2. The resource containing the Namespace is submitted successfully.
3. The resource containing the Deployment tries again. It now succeeds.

One way to avoid this would be to break a large application up into smaller ones, applied sequentially. The issue here is that there is no guarantee the second KubernetesApplication will be scheduled to the same cluster as the first. The first application could add a label to the KubernetesCluster it is scheduled to that the second could select, but this devolves into a flawed dependency system. The requirements of the second KubernetesApplication are not considered when the first is scheduled, despite the fact that they must be co-scheduled.

Another alternative is to allow KubernetesApplicationResources to be associated directly with a KubernetesCluster (instead of a KubernetesApplication) via a label selector. This circumvents the scheduling of a KubernetesApplication; the KubernetesCluster controller would find all associated resource templates and explicitly 'schedule' them to itself when instantiated. This pattern could be used to model resource templates that were more strongly associated with the cluster itself rather than applications running upon it, for example ensuring every KubernetesCluster ran a functional ingress controller or had a base set of ClusterRoles available.
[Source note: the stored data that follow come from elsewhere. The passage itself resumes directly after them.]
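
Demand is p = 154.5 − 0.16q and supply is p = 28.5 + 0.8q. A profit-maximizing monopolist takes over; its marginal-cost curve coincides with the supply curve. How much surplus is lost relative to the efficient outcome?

168.75

Competitive equilibrium: 154.5 − 0.16q = 28.5 + 0.8q → q* = 131.25, p* = 133.5.
Marginal revenue: MR = 154.5 − 0.32q. Set MR = MC: 154.5 − 0.32q = 28.5 + 0.8q → q_m = 112.5.
Price p_m = 154.5 − 0.16·112.5 = 136.5; MC(q_m) = 28.5 + 0.8·112.5 = 118.5.
Competitive q* = 131.25, so Δq = 18.75; wedge = 136.5 − 118.5 = 18.
The triangle = ½ × 18.75 × 18 = 168.75.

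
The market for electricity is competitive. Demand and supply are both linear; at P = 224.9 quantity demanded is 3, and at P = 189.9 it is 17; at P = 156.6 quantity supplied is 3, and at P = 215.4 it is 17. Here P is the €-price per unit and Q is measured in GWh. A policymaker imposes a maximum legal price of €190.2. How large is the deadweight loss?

Demand slope = (189.9 − 224.9)/(17 − 3) = −2.5, so P = 232.4 − 2.5Q.
Supply slope = (215.4 − 156.6)/(17 − 3) = 4.2, so P = 144 + 4.2Q.
Competitive equilibrium: 232.4 − 2.5Q = 144 + 4.2Q → Q* = 13.194, P* = 199.4149.
At the ceiling P = 190.2, quantity supplied = (190.2 − 144)/4.2 = 11.
Willingness to pay at Q' = 11: 232.4 − 2.5·11 = 204.9.
ΔQ = 13.194 − 11 = 2.194; wedge = 204.9 − 190.2 = 14.7.
DWL = ½ × 2.194 × 14.7 = €16.13.

€16.13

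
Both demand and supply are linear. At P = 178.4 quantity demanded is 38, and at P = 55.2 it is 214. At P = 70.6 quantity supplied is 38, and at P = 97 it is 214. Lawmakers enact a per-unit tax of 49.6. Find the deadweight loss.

1447.15

Demand slope = (55.2 − 178.4)/(214 − 38) = −0.7, so P = 205 − 0.7Q.
Supply slope = (97 − 70.6)/(214 − 38) = 0.15, so P = 64.9 + 0.15Q.
Competitive equilibrium: 205 − 0.7Q = 64.9 + 0.15Q → Q* = 164.8235, P* = 89.6235.
With the tax, the buyer price exceeds the seller price by 49.6: (205 − 0.7Q) − (64.9 + 0.15Q) = 49.6 → Q' = 106.4706.
ΔQ = 164.8235 − 106.4706 = 58.3529; the wedge equals the tax, 49.6.
Welfare loss = ½ × 58.3529 × 49.6 = 1447.15.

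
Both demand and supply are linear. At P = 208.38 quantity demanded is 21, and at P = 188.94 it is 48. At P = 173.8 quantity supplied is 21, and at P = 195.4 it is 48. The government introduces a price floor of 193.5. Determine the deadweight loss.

3.30

Demand slope = (188.94 − 208.38)/(48 − 21) = −0.72, so P = 223.5 − 0.72Q.
Supply slope = (195.4 − 173.8)/(48 − 21) = 0.8, so P = 157 + 0.8Q.
Competitive equilibrium: 223.5 − 0.72Q = 157 + 0.8Q → Q* = 43.75, P* = 192.
At the floor P = 193.5, quantity demanded = (223.5 − 193.5)/0.72 = 41.6667.
Sellers' marginal cost at Q' = 41.6667: 157 + 0.8·41.6667 = 190.3334.
ΔQ = 43.75 − 41.6667 = 2.0833; wedge = 193.5 − 190.3334 = 3.1666.
Deadweight loss = ½ × 2.0833 × 3.1666 = 3.30.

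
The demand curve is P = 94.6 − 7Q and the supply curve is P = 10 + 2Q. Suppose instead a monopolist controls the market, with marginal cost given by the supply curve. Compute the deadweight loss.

Competitive equilibrium: 94.6 − 7Q = 10 + 2Q → Q* = 9.4, P* = 28.8.
Marginal revenue: MR = 94.6 − 14Q. Set MR = MC: 94.6 − 14Q = 10 + 2Q → Q_m = 5.2875.
Price P_m = 94.6 − 7·5.2875 = 57.5875; MC(Q_m) = 10 + 2·5.2875 = 20.575.
Competitive Q* = 9.4, so ΔQ = 4.1125; wedge = 57.5875 − 20.575 = 37.0125.
Welfare loss = ½ × 4.1125 × 37.0125 = 76.11.

76.11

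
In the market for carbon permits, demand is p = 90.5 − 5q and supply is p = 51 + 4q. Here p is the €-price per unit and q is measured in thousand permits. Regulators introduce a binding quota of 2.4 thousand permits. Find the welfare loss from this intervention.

€17.80 thousand

Competitive equilibrium: 90.5 − 5q = 51 + 4q → q* = 4.3889, p* = 68.5556.
At q = 2.4: demand price = 90.5 − 5·2.4 = 78.5; supply price = 51 + 4·2.4 = 60.6.
Δq = 4.3889 − 2.4 = 1.9889; wedge = 78.5 − 60.6 = 17.9.
DWL = ½ × 1.9889 × 17.9 = €17.80 thousand.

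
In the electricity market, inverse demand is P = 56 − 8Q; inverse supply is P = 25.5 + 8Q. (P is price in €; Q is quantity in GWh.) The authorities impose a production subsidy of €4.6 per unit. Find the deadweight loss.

Competitive equilibrium: 56 − 8Q = 25.5 + 8Q → Q* = 1.9063, P* = 40.75.
The subsidy lowers effective supply by 4.6: P = 20.9 + 8Q.
New quantity: 56 − 8Q = 20.9 + 8Q → Q' = 2.1938.
Overproduction ΔQ = 2.1938 − 1.9063 = 0.2875; wedge = subsidy = 4.6.
Welfare loss = ½ × 0.2875 × 4.6 = €0.66.

€0.66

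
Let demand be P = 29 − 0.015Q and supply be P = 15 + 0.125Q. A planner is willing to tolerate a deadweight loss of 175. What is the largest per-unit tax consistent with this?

7

Competitive equilibrium: 29 − 0.015Q = 15 + 0.125Q → Q* = 100, P* = 27.5.
A tax t gives ΔQ = t/0.14 and wedge t, so DWL = t²/0.28.
t²/0.28 = 175 → t² = 49 → t = 7.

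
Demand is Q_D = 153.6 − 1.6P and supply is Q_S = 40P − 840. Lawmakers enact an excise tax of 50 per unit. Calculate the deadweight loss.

In inverse form: demand P = 96 − 0.625Q, supply P = 21 + 0.025Q.
Competitive equilibrium: 96 − 0.625Q = 21 + 0.025Q → Q* = 115.3846, P* = 23.8846.
With the tax, the buyer price exceeds the seller price by 50: (96 − 0.625Q) − (21 + 0.025Q) = 50 → Q' = 38.4615.
ΔQ = 115.3846 − 38.4615 = 76.9231; the wedge equals the tax, 50.
Deadweight loss = ½ × 76.9231 × 50 = 1923.08.

1923.08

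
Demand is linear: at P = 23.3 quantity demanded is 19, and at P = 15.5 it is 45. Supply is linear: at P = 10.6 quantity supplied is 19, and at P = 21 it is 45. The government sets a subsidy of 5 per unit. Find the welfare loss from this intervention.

17.86

Demand slope = (15.5 − 23.3)/(45 − 19) = −0.3, so P = 29 − 0.3Q.
Supply slope = (21 − 10.6)/(45 − 19) = 0.4, so P = 3 + 0.4Q.
Competitive equilibrium: 29 − 0.3Q = 3 + 0.4Q → Q* = 37.1429, P* = 17.8571.
The subsidy lowers effective supply by 5: P = 0.4Q − 2.
New quantity: 29 − 0.3Q = 0.4Q − 2 → Q' = 44.2857.
Overproduction ΔQ = 44.2857 − 37.1429 = 7.1428; wedge = subsidy = 5.
The triangle = ½ × 7.1428 × 5 = 17.86.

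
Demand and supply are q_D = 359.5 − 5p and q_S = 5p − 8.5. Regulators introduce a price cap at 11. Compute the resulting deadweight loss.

In inverse form: demand p = 71.9 − 0.2q, supply p = 1.7 + 0.2q.
Competitive equilibrium: 71.9 − 0.2q = 1.7 + 0.2q → q* = 175.5, p* = 36.8.
At the ceiling p = 11, quantity supplied = (11 − 1.7)/0.2 = 46.5.
Willingness to pay at q' = 46.5: 71.9 − 0.2·46.5 = 62.6.
Δq = 175.5 − 46.5 = 129; wedge = 62.6 − 11 = 51.6.
DWL = ½ × 129 × 51.6 = 3328.20.

3328.20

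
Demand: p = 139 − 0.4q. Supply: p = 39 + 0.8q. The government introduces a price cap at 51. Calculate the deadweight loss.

Competitive equilibrium: 139 − 0.4q = 39 + 0.8q → q* = 83.3333, p* = 105.6667.
At the ceiling p = 51, quantity supplied = (51 − 39)/0.8 = 15.
Willingness to pay at q' = 15: 139 − 0.4·15 = 133.
Δq = 83.3333 − 15 = 68.3333; wedge = 133 − 51 = 82.
Deadweight loss = ½ × 68.3333 × 82 = 2801.67.

2801.67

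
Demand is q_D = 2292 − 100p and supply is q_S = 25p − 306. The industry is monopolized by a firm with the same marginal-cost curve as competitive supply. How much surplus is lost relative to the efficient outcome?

In inverse form: demand p = 22.92 − 0.01q, supply p = 12.24 + 0.04q.
Competitive equilibrium: 22.92 − 0.01q = 12.24 + 0.04q → q* = 213.6, p* = 20.784.
Marginal revenue: MR = 22.92 − 0.02q. Set MR = MC: 22.92 − 0.02q = 12.24 + 0.04q → q_m = 178.
Price p_m = 22.92 − 0.01·178 = 21.14; MC(q_m) = 12.24 + 0.04·178 = 19.36.
Competitive q* = 213.6, so Δq = 35.6; wedge = 21.14 − 19.36 = 1.78.
Welfare loss = ½ × 35.6 × 1.78 = 31.684.

31.684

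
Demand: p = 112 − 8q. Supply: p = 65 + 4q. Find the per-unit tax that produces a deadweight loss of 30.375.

27

Competitive equilibrium: 112 − 8q = 65 + 4q → q* = 3.9167, p* = 80.6667.
A tax t gives Δq = t/12 and wedge t, so DWL = t²/24.
t²/24 = 30.375 → t² = 729 → t = 27.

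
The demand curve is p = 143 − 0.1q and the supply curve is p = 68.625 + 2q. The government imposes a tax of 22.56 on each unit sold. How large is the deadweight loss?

Competitive equilibrium: 143 − 0.1q = 68.625 + 2q → q* = 35.4167, p* = 139.4583.
With the tax, the buyer price exceeds the seller price by 22.56: (143 − 0.1q) − (68.625 + 2q) = 22.56 → q' = 24.6738.
Δq = 35.4167 − 24.6738 = 10.7429; the wedge equals the tax, 22.56.
Welfare loss = ½ × 10.7429 × 22.56 = 121.18.

121.18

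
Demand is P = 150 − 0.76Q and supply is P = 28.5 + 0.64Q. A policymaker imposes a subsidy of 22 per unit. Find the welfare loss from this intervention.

172.86

Competitive equilibrium: 150 − 0.76Q = 28.5 + 0.64Q → Q* = 86.7857, P* = 84.0429.
The subsidy lowers effective supply by 22: P = 6.5 + 0.64Q.
New quantity: 150 − 0.76Q = 6.5 + 0.64Q → Q' = 102.5.
Overproduction ΔQ = 102.5 − 86.7857 = 15.7143; wedge = subsidy = 22.
The triangle = ½ × 15.7143 × 22 = 172.86.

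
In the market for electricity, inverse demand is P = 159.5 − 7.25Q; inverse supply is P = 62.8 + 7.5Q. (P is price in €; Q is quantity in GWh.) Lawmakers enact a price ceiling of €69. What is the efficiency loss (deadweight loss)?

€242.08

Competitive equilibrium: 159.5 − 7.25Q = 62.8 + 7.5Q → Q* = 6.5559, P* = 111.9695.
At the ceiling P = 69, quantity supplied = (69 − 62.8)/7.5 = 0.8267.
Willingness to pay at Q' = 0.8267: 159.5 − 7.25·0.8267 = 153.5064.
ΔQ = 6.5559 − 0.8267 = 5.7292; wedge = 153.5064 − 69 = 84.5064.
The triangle = ½ × 5.7292 × 84.5064 = €242.08.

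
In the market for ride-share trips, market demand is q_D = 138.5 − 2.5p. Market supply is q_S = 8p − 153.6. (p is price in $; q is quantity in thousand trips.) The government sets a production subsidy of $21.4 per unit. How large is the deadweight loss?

$436.15 thousand

In inverse form: demand p = 55.4 − 0.4q, supply p = 19.2 + 0.125q.
Competitive equilibrium: 55.4 − 0.4q = 19.2 + 0.125q → q* = 68.9524, p* = 27.819.
The subsidy lowers effective supply by 21.4: p = 0.125q − 2.2.
New quantity: 55.4 − 0.4q = 0.125q − 2.2 → q' = 109.7143.
Overproduction Δq = 109.7143 − 68.9524 = 40.7619; wedge = subsidy = 21.4.
Deadweight loss = ½ × 40.7619 × 21.4 = $436.15 thousand.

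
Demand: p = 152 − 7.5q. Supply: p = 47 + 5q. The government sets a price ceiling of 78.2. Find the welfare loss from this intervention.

Competitive equilibrium: 152 − 7.5q = 47 + 5q → q* = 8.4, p* = 89.
At the ceiling p = 78.2, quantity supplied = (78.2 − 47)/5 = 6.24.
Willingness to pay at q' = 6.24: 152 − 7.5·6.24 = 105.2.
Δq = 8.4 − 6.24 = 2.16; wedge = 105.2 − 78.2 = 27.
DWL = ½ × 2.16 × 27 = 29.16.

29.16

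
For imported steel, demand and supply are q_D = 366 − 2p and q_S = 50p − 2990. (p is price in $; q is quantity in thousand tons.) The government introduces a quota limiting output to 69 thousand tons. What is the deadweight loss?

$7331.52 thousand

In inverse form: demand p = 183 − 0.5q, supply p = 59.8 + 0.02q.
Competitive equilibrium: 183 − 0.5q = 59.8 + 0.02q → q* = 236.9231, p* = 64.5385.
At q = 69: demand price = 183 − 0.5·69 = 148.5; supply price = 59.8 + 0.02·69 = 61.18.
Δq = 236.9231 − 69 = 167.9231; wedge = 148.5 − 61.18 = 87.32.
DWL = ½ × 167.9231 × 87.32 = $7331.52 thousand.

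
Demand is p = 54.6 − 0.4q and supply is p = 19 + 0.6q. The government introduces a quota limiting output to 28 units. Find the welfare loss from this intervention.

28.88

Competitive equilibrium: 54.6 − 0.4q = 19 + 0.6q → q* = 35.6, p* = 40.36.
At q = 28: demand price = 54.6 − 0.4·28 = 43.4; supply price = 19 + 0.6·28 = 35.8.
Δq = 35.6 − 28 = 7.6; wedge = 43.4 − 35.8 = 7.6.
The triangle = ½ × 7.6 × 7.6 = 28.88.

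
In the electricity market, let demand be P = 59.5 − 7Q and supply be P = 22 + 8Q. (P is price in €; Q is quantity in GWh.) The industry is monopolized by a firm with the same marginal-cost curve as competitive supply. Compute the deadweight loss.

€4.75

Competitive equilibrium: 59.5 − 7Q = 22 + 8Q → Q* = 2.5, P* = 42.
Marginal revenue: MR = 59.5 − 14Q. Set MR = MC: 59.5 − 14Q = 22 + 8Q → Q_m = 1.7045.
Price P_m = 59.5 − 7·1.7045 = 47.5685; MC(Q_m) = 22 + 8·1.7045 = 35.636.
Competitive Q* = 2.5, so ΔQ = 0.7955; wedge = 47.5685 − 35.636 = 11.9325.
Welfare loss = ½ × 0.7955 × 11.9325 = €4.75.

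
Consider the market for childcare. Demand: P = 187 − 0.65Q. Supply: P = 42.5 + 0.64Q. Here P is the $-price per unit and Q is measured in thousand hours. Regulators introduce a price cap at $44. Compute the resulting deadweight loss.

Competitive equilibrium: 187 − 0.65Q = 42.5 + 0.64Q → Q* = 112.0155, P* = 114.18992.
At the ceiling P = 44, quantity supplied = (44 − 42.5)/0.64 = 2.34375.
Willingness to pay at Q' = 2.34375: 187 − 0.65·2.34375 = 185.47656.
ΔQ = 112.0155 − 2.34375 = 109.67175; wedge = 185.47656 − 44 = 141.47656.
Deadweight loss = ½ × 109.67175 × 141.47656 = $7757.99 thousand.

$7757.99 thousand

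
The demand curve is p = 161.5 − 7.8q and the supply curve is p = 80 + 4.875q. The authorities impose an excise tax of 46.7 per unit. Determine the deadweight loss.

Competitive equilibrium: 161.5 − 7.8q = 80 + 4.875q → q* = 6.43, p* = 111.3462.
With the tax, the buyer price exceeds the seller price by 46.7: (161.5 − 7.8q) − (80 + 4.875q) = 46.7 → q' = 2.7456.
Δq = 6.43 − 2.7456 = 3.6844; the wedge equals the tax, 46.7.
The triangle = ½ × 3.6844 × 46.7 = 86.03.

86.03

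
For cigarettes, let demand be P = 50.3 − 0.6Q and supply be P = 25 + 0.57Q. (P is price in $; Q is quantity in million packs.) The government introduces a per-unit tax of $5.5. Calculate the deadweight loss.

$12.93 million

Competitive equilibrium: 50.3 − 0.6Q = 25 + 0.57Q → Q* = 21.6239, P* = 37.3256.
With the tax, the buyer price exceeds the seller price by 5.5: (50.3 − 0.6Q) − (25 + 0.57Q) = 5.5 → Q' = 16.9231.
ΔQ = 21.6239 − 16.9231 = 4.7008; the wedge equals the tax, 5.5.
DWL = ½ × 4.7008 × 5.5 = $12.93 million.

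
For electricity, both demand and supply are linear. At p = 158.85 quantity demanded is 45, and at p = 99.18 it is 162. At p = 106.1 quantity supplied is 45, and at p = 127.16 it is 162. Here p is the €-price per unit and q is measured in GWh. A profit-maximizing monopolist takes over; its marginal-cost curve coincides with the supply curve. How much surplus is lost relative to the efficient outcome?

€919.15

Demand slope = (99.18 − 158.85)/(162 − 45) = −0.51, so p = 181.8 − 0.51q.
Supply slope = (127.16 − 106.1)/(162 − 45) = 0.18, so p = 98 + 0.18q.
Competitive equilibrium: 181.8 − 0.51q = 98 + 0.18q → q* = 121.4493, p* = 119.8609.
Marginal revenue: MR = 181.8 − 1.02q. Set MR = MC: 181.8 − 1.02q = 98 + 0.18q → q_m = 69.8333.
Price p_m = 181.8 − 0.51·69.8333 = 146.185; MC(q_m) = 98 + 0.18·69.8333 = 110.57.
Competitive q* = 121.4493, so Δq = 51.616; wedge = 146.185 − 110.57 = 35.615.
Deadweight loss = ½ × 51.616 × 35.615 = €919.15.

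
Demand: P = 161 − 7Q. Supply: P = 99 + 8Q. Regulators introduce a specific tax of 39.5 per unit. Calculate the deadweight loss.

52.01

Competitive equilibrium: 161 − 7Q = 99 + 8Q → Q* = 4.1333, P* = 132.0667.
With the tax, the buyer price exceeds the seller price by 39.5: (161 − 7Q) − (99 + 8Q) = 39.5 → Q' = 1.5.
ΔQ = 4.1333 − 1.5 = 2.6333; the wedge equals the tax, 39.5.
DWL = ½ × 2.6333 × 39.5 = 52.01.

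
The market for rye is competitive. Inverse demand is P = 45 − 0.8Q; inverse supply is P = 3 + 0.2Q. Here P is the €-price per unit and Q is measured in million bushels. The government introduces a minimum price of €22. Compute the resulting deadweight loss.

€87.78 million

Competitive equilibrium: 45 − 0.8Q = 3 + 0.2Q → Q* = 42, P* = 11.4.
At the floor P = 22, quantity demanded = (45 − 22)/0.8 = 28.75.
Sellers' marginal cost at Q' = 28.75: 3 + 0.2·28.75 = 8.75.
ΔQ = 42 − 28.75 = 13.25; wedge = 22 − 8.75 = 13.25.
Welfare loss = ½ × 13.25 × 13.25 = €87.78 million.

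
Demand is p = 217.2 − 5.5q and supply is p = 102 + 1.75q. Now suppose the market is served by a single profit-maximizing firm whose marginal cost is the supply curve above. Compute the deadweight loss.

Competitive equilibrium: 217.2 − 5.5q = 102 + 1.75q → q* = 15.8897, p* = 129.8069.
Marginal revenue: MR = 217.2 − 11q. Set MR = MC: 217.2 − 11q = 102 + 1.75q → q_m = 9.0353.
Price p_m = 217.2 − 5.5·9.0353 = 167.5059; MC(q_m) = 102 + 1.75·9.0353 = 117.8118.
Competitive q* = 15.8897, so Δq = 6.8544; wedge = 167.5059 − 117.8118 = 49.6941.
DWL = ½ × 6.8544 × 49.6941 = 170.31.

170.31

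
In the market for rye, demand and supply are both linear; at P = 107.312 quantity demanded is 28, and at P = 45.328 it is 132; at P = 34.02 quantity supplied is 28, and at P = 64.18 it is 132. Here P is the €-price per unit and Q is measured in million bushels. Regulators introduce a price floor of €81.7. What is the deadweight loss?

Demand slope = (45.328 − 107.312)/(132 − 28) = −0.596, so P = 124 − 0.596Q.
Supply slope = (64.18 − 34.02)/(132 − 28) = 0.29, so P = 25.9 + 0.29Q.
Competitive equilibrium: 124 − 0.596Q = 25.9 + 0.29Q → Q* = 110.7223, P* = 58.0095.
At the floor P = 81.7, quantity demanded = (124 − 81.7)/0.596 = 70.9732.
Sellers' marginal cost at Q' = 70.9732: 25.9 + 0.29·70.9732 = 46.4822.
ΔQ = 110.7223 − 70.9732 = 39.7491; wedge = 81.7 − 46.4822 = 35.2178.
The triangle = ½ × 39.7491 × 35.2178 = €699.94 million.

€699.94 million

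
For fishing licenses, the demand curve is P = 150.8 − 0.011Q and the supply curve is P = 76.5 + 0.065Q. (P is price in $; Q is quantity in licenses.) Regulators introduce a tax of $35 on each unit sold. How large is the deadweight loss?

Competitive equilibrium: 150.8 − 0.011Q = 76.5 + 0.065Q → Q* = 977.6316, P* = 140.0461.
With the tax, the buyer price exceeds the seller price by 35: (150.8 − 0.011Q) − (76.5 + 0.065Q) = 35 → Q' = 517.1053.
ΔQ = 977.6316 − 517.1053 = 460.5263; the wedge equals the tax, 35.
DWL = ½ × 460.5263 × 35 = $8059.21.

$8059.21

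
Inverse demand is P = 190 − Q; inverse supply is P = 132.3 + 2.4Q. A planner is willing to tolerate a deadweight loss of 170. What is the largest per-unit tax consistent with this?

Competitive equilibrium: 190 − Q = 132.3 + 2.4Q → Q* = 16.9706, P* = 173.0294.
A tax t gives ΔQ = t/3.4 and wedge t, so DWL = t²/6.8.
t²/6.8 = 170 → t² = 1156 → t = 34.

34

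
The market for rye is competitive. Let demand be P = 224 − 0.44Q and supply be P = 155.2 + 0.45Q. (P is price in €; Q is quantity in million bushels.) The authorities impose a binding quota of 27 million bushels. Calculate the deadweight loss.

€1126.04 million

Competitive equilibrium: 224 − 0.44Q = 155.2 + 0.45Q → Q* = 77.3034, P* = 189.9865.
At Q = 27: demand price = 224 − 0.44·27 = 212.12; supply price = 155.2 + 0.45·27 = 167.35.
ΔQ = 77.3034 − 27 = 50.3034; wedge = 212.12 − 167.35 = 44.77.
The triangle = ½ × 50.3034 × 44.77 = €1126.04 million.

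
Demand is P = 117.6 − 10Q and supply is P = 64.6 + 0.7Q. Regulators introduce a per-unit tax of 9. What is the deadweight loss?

3.79

Competitive equilibrium: 117.6 − 10Q = 64.6 + 0.7Q → Q* = 4.9533, P* = 68.0673.
With the tax, the buyer price exceeds the seller price by 9: (117.6 − 10Q) − (64.6 + 0.7Q) = 9 → Q' = 4.1121.
ΔQ = 4.9533 − 4.1121 = 0.8412; the wedge equals the tax, 9.
Deadweight loss = ½ × 0.8412 × 9 = 3.79.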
Per Secret Propagation this document proposes KubernetesApplicationResources use a set of Secret references rather than a set of managed resource references. Doing so makes the purpose of the field clearer given that it is in practice only used to propagate connection Secrets. If there are worthwhile uses for associating managed resources or managed resource claims with a KubernetesApplicationResource beside connection Secret propagation it would be preferable to maintain the contemporary Workload pattern of taking a set of managed resource references rather than Secrets. One speculative use could be to automatically ensure connectivity between said managed resources and the KubernetesCluster to which their consuming Kubernetes resources are scheduled.

Referencing Crossplane managed resources or resource claims in a fashion that avoids the flaws of the contemporary design (see Secret Propagation for details) is complicated by the fact that the controller must know whether the referenced managed resource is concrete or a claim (i.e. an RDSInstance or a SQLInstance). This is difficult because Crossplane managed resources and claims are Kubernetes resources with arbitrary kinds, e.g. RedisCluster, Bucket, RDSInstance, CloudMemorystoreInstance, etc.